While many conservatives have been quite happy with much of President Donald Trump’s policies, his choice of personnel to staff his administration has been, in a word, unsatisfying. But if the rumors that former Senator Jim Webb (D-Va.) may be picked to replace Jim Mattis as secretary of defense are true, it appears that many conservatives of the noninterventionist bent will be quite happy.
Among those who have weighed in to support Webb include Mollie Hemingway of The Federalist, Laura Ingraham of Fox News, Bill Kauffman of The American Conservative, and Jim Hanson of the Security Studies Group. Hanson noted, “Jim Webb would be a smart choice.… He is also a Democrat — maybe the last actual conservative Democrat in public life — and believes in a strong military, used only when the need is unmistakable and the mission is crystal clear.”
Hemingway has advocated for Webb since Trump was elected in 2016, writing in Webb’s support, “One sector of [Trump’s] coalition is the one that includes those who were attracted to what they believed his foreign policy to be — restraint about when and where the United States fights wars coupled with a clear path to victory when we do.”
It is also noteworthy that Webb’s son works for Senator Rand Paul, one of the most noted noninterventionist members of Congress.
Why would these Republican voices be so excited about a former Democrat U.S. senator taking the reins at the Department of Defense?
A look at Webb’s life and career, along with his own words, perhaps will provide the answer.
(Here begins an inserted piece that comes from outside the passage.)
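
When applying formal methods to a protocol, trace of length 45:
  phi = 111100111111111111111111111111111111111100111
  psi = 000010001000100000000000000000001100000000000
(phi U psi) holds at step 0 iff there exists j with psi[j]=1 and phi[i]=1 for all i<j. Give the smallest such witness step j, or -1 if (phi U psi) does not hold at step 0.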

He graduated from the U.S. Naval Academy in 1968 and served as a Marine in Vietnam, where he was awarded the Navy Cross for heroism and two Purple Hearts. His war wounds — shrapnel in his knee, kidney, and head — forced his retirement from the Navy. Later, President Ronald Reagan made Webb secretary of the Navy, though Webb later resigned in 1988 after refusing to reduce the size of the Navy.
Webb is also an accomplished writer, having written six novels between 1978 and 2002. His 2004 non-fiction book Born Fighting: How the Scots-Irish Shaped America was the basis of a TV documentary on the Smithsonian channel. Webb has also turned his pen to opposing American overseas military adventures. In 1990, he wrote in the New York Times in opposition to President George H.W. Bush’s military intervention in Iraq. He demanded that Bush first get consent from Congress, and warned against a permanent military presence in the Middle East. Later, Webb wrote in the Washington Post in opposition to President George W. Bush’s expected invasion of Iraq in 2003.
In the Post article, Webb argued that the overthrow of Saddam Hussein would not “actually increase our ability to win the war against international terrorism.” In an interesting note, he said that military success could be measured as much by preventing wars as in actually fighting them. He decried that the Bush administration had “no exit strategy if we invade.” After the invasion, Webb wrote for USA Today that Bush had “committed the greatest strategic blunder in modern memory.”
But Webb is no anti-war leftist who accuses American soldiers of war crimes. He criticized Bush’s 2004 Democratic opponent, John Kerry, for the incendiary remarks he made about American soldiers in his infamous 1970s testimony to Congress, representing Vietnam Veterans Against the War. Kerry even compared their actions in Vietnam to Genghis Khan’s atrocities, such as cutting off heads and other body parts.
Webb appears to be no friend of the globalists — his name does not appear in the membership list of the Council on Foreign Relations (CFR) — and in 2006, he wrote yet another op-ed that should encourage Americans who favor national sovereignty. In the Wall Street Journal, Webb wrote a piece entitled “Class Struggle: American workers have a chance to be heard” condemning elitist policies that he believed had hurt American workers. The article decried the “age of globalization and outsourcing, and with a vast underground labor pool from illegal immigration.” He specifically cited what he considered the damaging effects of the elitists’ free trade agenda and globalization.
While not an issue that is likely to be addressed by a secretary of defense, Webb has also been a vocal supporter of the Second Amendment, noting, “I have had a permit to carry a weapon in Virginia for a long time; I believe that it’s important; it’s important to me personally and to a lot of the people in the situation that I’m in to be able to defend myself and my family.”
Webb has been both a Republican and a Democrat, but he has consistently insisted that presidents of either party cannot take military action without approval from Congress. In 2016 he offered criticism of the foreign policy of both George Bush and Barack Obama, asking: “How could one Republican presidential administration have made such an incredible strategic blunder as the invasion and occupation of Iraq, only to see the next Democratic administration make an equally strategic blunder — at least as bad, and possibly worse — by initiating what was called ‘the Arab Spring?’”
Of course, there are no guarantees that Jim Webb would be a good secretary of defense, as no one knows what an office-holder will actually do once in office. But when one looks at the list of the others under consideration for the post — Tom Cotton of Arkansas, Lindsey Graham of South Carolina, and even former CIA Director David Petraeus — it’s difficult to see how Webb could be worse.